Richard Goldstein and Yan Cheng--
Partha Deb claims (correctly, from my point of view) in another thread
that various reduced form approaches are often better regarded than a
structural equations approach, usually because the theoretical and
statistical assumptions required for identification are somewhat more
palatable. With a binary "intervening variable" whose causal impact is
of primary interest, and some complicated theoretical "path diagrams"
of causation, the usual Stata command for reduced form models is
-treatreg- and for other models where the variable of interest is not
binary, see -ivreg2- (from -ssc install ivreg2-). In Richard's
example, suppose instead of a "causal diagram" like
b --> d --> h
we have
b --- h
\ /
\ /
d
with arrows ending like so:
b --> h
b--> d --> h
so e.g. b increases d which increases h, and b also directly increases
h. (I don't think the original diagram really captures causation of
heart rates, nor does my revised diagram, but that is why I am using
letters instead of names--assume the causation really does flow as
shown.) Then (especially if the correct model is linear) you can
regress h on b and d and get the partial effect of b and d (two of the
three arrows). If you want the total effect of b on h, then you
regress h on b and leave d out of the model. Neither of these
approaches estimates all three arrows at once--hence they are "reduced
form" rather than "structural equations" models.

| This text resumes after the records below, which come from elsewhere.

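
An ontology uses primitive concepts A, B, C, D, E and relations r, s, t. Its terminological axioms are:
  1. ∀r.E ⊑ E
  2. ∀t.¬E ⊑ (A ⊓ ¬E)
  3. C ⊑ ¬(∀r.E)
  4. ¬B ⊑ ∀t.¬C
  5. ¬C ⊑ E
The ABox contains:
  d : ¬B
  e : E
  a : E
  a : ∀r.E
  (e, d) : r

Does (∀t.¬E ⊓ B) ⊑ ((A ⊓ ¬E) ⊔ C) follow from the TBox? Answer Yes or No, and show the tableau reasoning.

Yes

1. (∀t.¬E ⊓ B) ⊑ ((A ⊓ ¬E) ⊔ C)  ⇔  ((∀t.¬E ⊓ B) ⊓ ((¬A ⊔ E) ⊓ ¬C)) unsat w.r.t. T
   all branches close; clash {E, ¬E} at x₀
2. Hence (∀t.¬E ⊓ B) ⊑ ((A ⊓ ¬E) ⊔ C): entailed.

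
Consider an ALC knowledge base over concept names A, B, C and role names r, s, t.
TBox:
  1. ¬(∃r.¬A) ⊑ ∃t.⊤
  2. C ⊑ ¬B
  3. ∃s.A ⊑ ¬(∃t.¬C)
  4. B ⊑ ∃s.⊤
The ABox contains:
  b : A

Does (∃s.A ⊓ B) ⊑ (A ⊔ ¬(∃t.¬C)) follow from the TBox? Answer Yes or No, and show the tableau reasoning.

Yes

1. (∃s.A ⊓ B) ⊑ (A ⊔ ¬(∃t.¬C))  ⇔  ((∃s.A ⊓ B) ⊓ (¬A ⊓ ∃t.¬C)) unsat w.r.t. T
   all branches close; clash {B, ¬B} at x₀
2. Hence (∃s.A ⊓ B) ⊑ (A ⊔ ¬(∃t.¬C)): entailed.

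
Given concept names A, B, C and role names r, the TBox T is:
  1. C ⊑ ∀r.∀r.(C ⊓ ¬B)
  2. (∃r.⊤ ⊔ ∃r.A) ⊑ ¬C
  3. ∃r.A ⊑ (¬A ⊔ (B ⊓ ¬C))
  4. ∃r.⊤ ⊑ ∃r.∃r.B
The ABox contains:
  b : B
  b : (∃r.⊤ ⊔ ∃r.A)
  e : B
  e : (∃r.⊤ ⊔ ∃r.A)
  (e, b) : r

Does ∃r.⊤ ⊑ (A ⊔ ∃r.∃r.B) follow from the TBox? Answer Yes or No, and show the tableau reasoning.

1. ∃r.⊤ ⊑ (A ⊔ ∃r.∃r.B)  ⇔  (∃r.⊤ ⊓ (¬A ⊓ ∀r.∀r.¬B)) unsat w.r.t. T
   all branches close; clash {B, ¬B} at an ∃-successor
2. Hence ∃r.⊤ ⊑ (A ⊔ ∃r.∃r.B): entailed.

Yes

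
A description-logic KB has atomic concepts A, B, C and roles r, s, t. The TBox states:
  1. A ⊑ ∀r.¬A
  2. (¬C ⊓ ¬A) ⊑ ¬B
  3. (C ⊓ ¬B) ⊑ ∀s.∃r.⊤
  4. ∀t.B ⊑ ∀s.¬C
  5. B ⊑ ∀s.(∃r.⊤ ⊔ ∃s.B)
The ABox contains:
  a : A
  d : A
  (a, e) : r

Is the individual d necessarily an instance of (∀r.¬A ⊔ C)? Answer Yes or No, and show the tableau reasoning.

Yes

1. d : (∀r.¬A ⊔ C)?  L(d) = {A} ∪ {(∃r.A ⊓ ¬C)}
   clash {A, ¬A} at an ∃-successor — d ∈ (∀r.¬A ⊔ C)
2. Hence d : (∀r.¬A ⊔ C): entailed.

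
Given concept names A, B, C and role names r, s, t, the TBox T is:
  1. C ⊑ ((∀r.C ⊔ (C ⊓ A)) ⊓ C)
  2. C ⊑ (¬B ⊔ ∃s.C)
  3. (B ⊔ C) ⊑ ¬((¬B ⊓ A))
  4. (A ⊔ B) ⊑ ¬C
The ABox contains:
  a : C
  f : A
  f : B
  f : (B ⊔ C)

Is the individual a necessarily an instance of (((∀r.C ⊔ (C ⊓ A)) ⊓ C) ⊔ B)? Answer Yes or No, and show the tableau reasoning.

1. a : (((∀r.C ⊔ (C ⊓ A)) ⊓ C) ⊔ B)?  L(a) = {C} ∪ {(((∃r.¬C ⊓ (¬C ⊔ ¬A)) ⊔ ¬C) ⊓ ¬B)}
   clash {C, ¬C} at a — a ∈ (((∀r.C ⊔ (C ⊓ A)) ⊓ C) ⊔ B)
2. Hence a : (((∀r.C ⊔ (C ⊓ A)) ⊓ C) ⊔ B): entailed.

Yes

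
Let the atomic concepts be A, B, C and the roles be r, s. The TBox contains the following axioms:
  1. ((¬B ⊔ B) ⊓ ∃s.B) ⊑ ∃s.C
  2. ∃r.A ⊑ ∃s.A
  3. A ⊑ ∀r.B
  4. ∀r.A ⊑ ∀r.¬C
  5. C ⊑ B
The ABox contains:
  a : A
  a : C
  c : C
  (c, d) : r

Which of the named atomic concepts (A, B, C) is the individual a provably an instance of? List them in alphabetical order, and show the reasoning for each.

{A, B, C}

1. a : A?  L(a) = {A, C} ∪ {¬A}
   clash {A, ¬A} at a — a ∈ A
2. a : B?  L(a) = {A, C} ∪ {¬B}
   clash {B, ¬B} at a — a ∈ B
3. a : C?  L(a) = {A, C} ∪ {¬C}
   clash {C, ¬C} at a — a ∈ C
4. Entailed for a: {A, B, C}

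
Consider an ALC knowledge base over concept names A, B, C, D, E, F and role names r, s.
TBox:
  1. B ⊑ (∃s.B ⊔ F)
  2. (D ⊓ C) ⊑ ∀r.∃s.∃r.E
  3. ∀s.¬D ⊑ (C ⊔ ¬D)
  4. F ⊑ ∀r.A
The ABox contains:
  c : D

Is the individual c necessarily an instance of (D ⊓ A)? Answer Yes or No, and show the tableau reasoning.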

If instead we have arrows ending like so:
b --> h
d --> b
d --> h
we have the classic "omitted variables" problem if we leave d out of
the regression. It is usually the case that when a variable like d in
this example cannot be directly measured (latent ability, unknown
genotype, etc.) people fall back on Instrumental Variables, finding
another variable z that satisfies z--> b but not z--> h on the causal
diagram (and satisfying various other statistical assumptions) and
then use -ivreg2 h (b=z)- to estimate.
On 3/5/07, Austin Nichols <austinnichols@gmail.com> wrote:
Richard Goldstein and Yan Cheng--
Any discussion of intervening variables or path analysis could touch
on hundreds of different sets of terminology from numerous
disciplines, but a seach on "structural equations models" should
encompass much of the relevant literature [in Stata, the first hit
should be on -reg3- probably, and see gllamm.org for complicated
models]. This thread is certainly a long one in economics, and no
short answer is likely to satisfy.
On 3/5/07, Partha Deb <partha.deb@hunter.cuny.edu> wrote:
If you take the approach and specify the treatment equation as a reduced form,
then you have the lower burden of defending the structure of the outcome
equation, and are implicitly admitting you don't have much confidence in
whatever structural form might underly the treatment process. It's safe to
say this is currently the more popular approach.